Ten years ago, a low-income Filipina woman described her life to me as "one long risk." Today, I suspect her life is little different. For all the successes of the microcredit experiment, we have yet to take full account of the individual experience at the center of a life lived in poverty—a life where medical crises, theft, crop losses, or any one of innumerable random shocks can readily erode the hard-won gains of saving, building assets, and participation in the financial system.
We must be more attuned to these individual clients if we are to devise a model of financial inclusion that actually makes a difference in their lives.
In poor communities, where the risk of cash shortfalls is ever present, access to money is in high demand. Not necessarily to invest in a business, as the advocates of microcredit originally assumed, but simply to smooth income flows and ensure there is food on the table. Low-income households are extraordinarily skilled in keeping many financial balls in the air and making sure that cash inflows match outflows. Poor people routinely juggle repayment schedules while deftly managing the web of reciprocal relationships, intra-family cash transfers, and financial exchanges between friends and family that sustains the household.
Since the driver of much financial behavior is mitigating and managing unpredictable risks, then the flexibility and timeliness of financial services will strongly influence what services poor people access, and when. The first step tends to be borrowing from family, friends, and associates; formal credit is used least, since it is rarely timely, especially when the situation is urgent. Savings-in the bank, at home, or elsewhere-are often earmarked and are only reluctantly redirected to other uses.
Asset building and asset protection products, such as savings and microinsurance, offer logical responses to some needs, such as medical emergencies and death of an income earner; 10-year term deposits, known as 'micropensions' respond to the need for retirement funds for newly aging populations; livestock, crop, and health insurance are all intended to protect against the vicious cycles of poverty caused by asset loss. But savings accumulation and the voluntary uptake of insurance remain challenges.

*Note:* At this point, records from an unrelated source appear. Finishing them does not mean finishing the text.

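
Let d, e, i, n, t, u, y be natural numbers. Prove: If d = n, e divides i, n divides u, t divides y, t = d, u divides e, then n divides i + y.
n divides u and u divides e, so n divides e. Since e divides i, n divides i. t = d and t divides y, therefore d divides y. d = n, so n divides y. n divides i, so n divides i + y.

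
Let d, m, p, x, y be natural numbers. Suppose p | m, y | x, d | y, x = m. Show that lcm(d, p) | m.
x = m and y | x, hence y | m. Since d | y, d | m. p | m, so lcm(d, p) | m.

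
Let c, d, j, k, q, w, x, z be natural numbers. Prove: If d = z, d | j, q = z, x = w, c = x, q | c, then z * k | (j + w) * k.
d = z and d | j, therefore z | j. c = x and q | c, so q | x. Since x = w, q | w. Since q = z, z | w. Since z | j, z | j + w. Then z * k | (j + w) * k.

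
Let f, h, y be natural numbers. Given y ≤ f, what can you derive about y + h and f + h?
y + h ≤ f + h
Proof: y ≤ f. By adding to both sides, y + h ≤ f + h.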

Over time, the poor have learned to adapt these limited financial sector offerings to their pressing needs, be they cash flow management or emergency health crises. But their creativity cannot mask an approach to money management that remains reactive and makes planning difficult. To enable people to be more proactive and better off in the long term, financial institutions must embrace a more client-centered paradigm, which starts with a better understanding of consumers' financial behaviors, needs, and preferences.

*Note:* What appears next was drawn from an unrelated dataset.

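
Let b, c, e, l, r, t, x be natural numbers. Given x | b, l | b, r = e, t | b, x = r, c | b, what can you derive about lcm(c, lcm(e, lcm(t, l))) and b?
lcm(c, lcm(e, lcm(t, l))) | b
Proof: x = r and x | b, thus r | b. From r = e, e | b. t | b and l | b, therefore lcm(t, l) | b. Since e | b, lcm(e, lcm(t, l)) | b. Because c | b, lcm(c, lcm(e, lcm(t, l))) | b.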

Recent financial diaries studies have shed light on cash flow management at the bottom of the pyramid. They show:
- That poor people use many financial instruments
- That daily needs dominate their financial decision making
- That building lump sums remains a reactive activity driven by the need of the day, and simply involves putting aside any surplus left after meeting the latest contingency
In too many cases, microfinance practitioners-impressed by the possibilities of what is undeniably a large underserved market-have taken the "if you build it, they will come" approach. And, indeed, if they had applied it in a more client-centric manner, this approach might have gained more traction. But managers and experts have tended to focus on products and services rather than on the user. Using a full array of formal financial services is rarely affordable for poor people, whose financial decision-making is based on trade-offs, such as saving for emergencies versus buying insurance. The customer's choice of what source of finance to use at any given moment is a function of why it is needed, what is available, and the cost and the sequence of transactions that precedes it.
The field is changing. As new delivery models such as mobile money and electronic cards take hold, we are asking those at the base of the pyramid to use technology and banking products that are new to them. But here too we must be careful not to be dazzled by the undoubted benefits of novel technology and blinded to the fundamental needs of intended users. Affordability, proximity, safety, and accessibility are the attributes of branchless banking invariably promoted by service providers, whereas timeliness and flexibility rank high among users. Users, accordingly, continue to take their time in assessing the "value add" of these new channels. Raising usages rates-often no more than 30 percent of accounts opened are actually used-requires building both trust between the service provider and the customer, and client confidence in conducting electronic transactions.
So what in practical terms does it mean to take a more client-centric approach to financial inclusion? I would start by taking a page from Richard Ettenson, Eduardo Conrado, and Jonathan Knowles, who wrote recently in the Harvard Business Review about 'Rethinking the 4 Ps' of marketing. The classic four Ps are product, place, price, and promotion, and the HBR authors were intent on redefining them to suit the business-to-business market. But the model lends itself just as well to the challenge of rethinking financial inclusion:
- Instead of product, we should focus on solutions that address the problems and meet the needs of poor people
- Instead of place, we should focus on access and facilitating the customer's entire purchase journey
- Instead of price, we should focus on value, in particular the benefits relative to price, viewed from the context in which poor people live
- Instead of promotion, we should focus on education, providing information relevant to a customer's needs at each point in the purchase cycle
In recent years, some of the bloom has come off the rose of microfinance. But if we can systematically apply this more client-centric approach-if we can really walk in the shoes of our intended customers-we might begin to deliver the incremental benefits of better money management and broader access to better products. Those gains may be slow and small, but for those affected they will be all the more attractive for being real.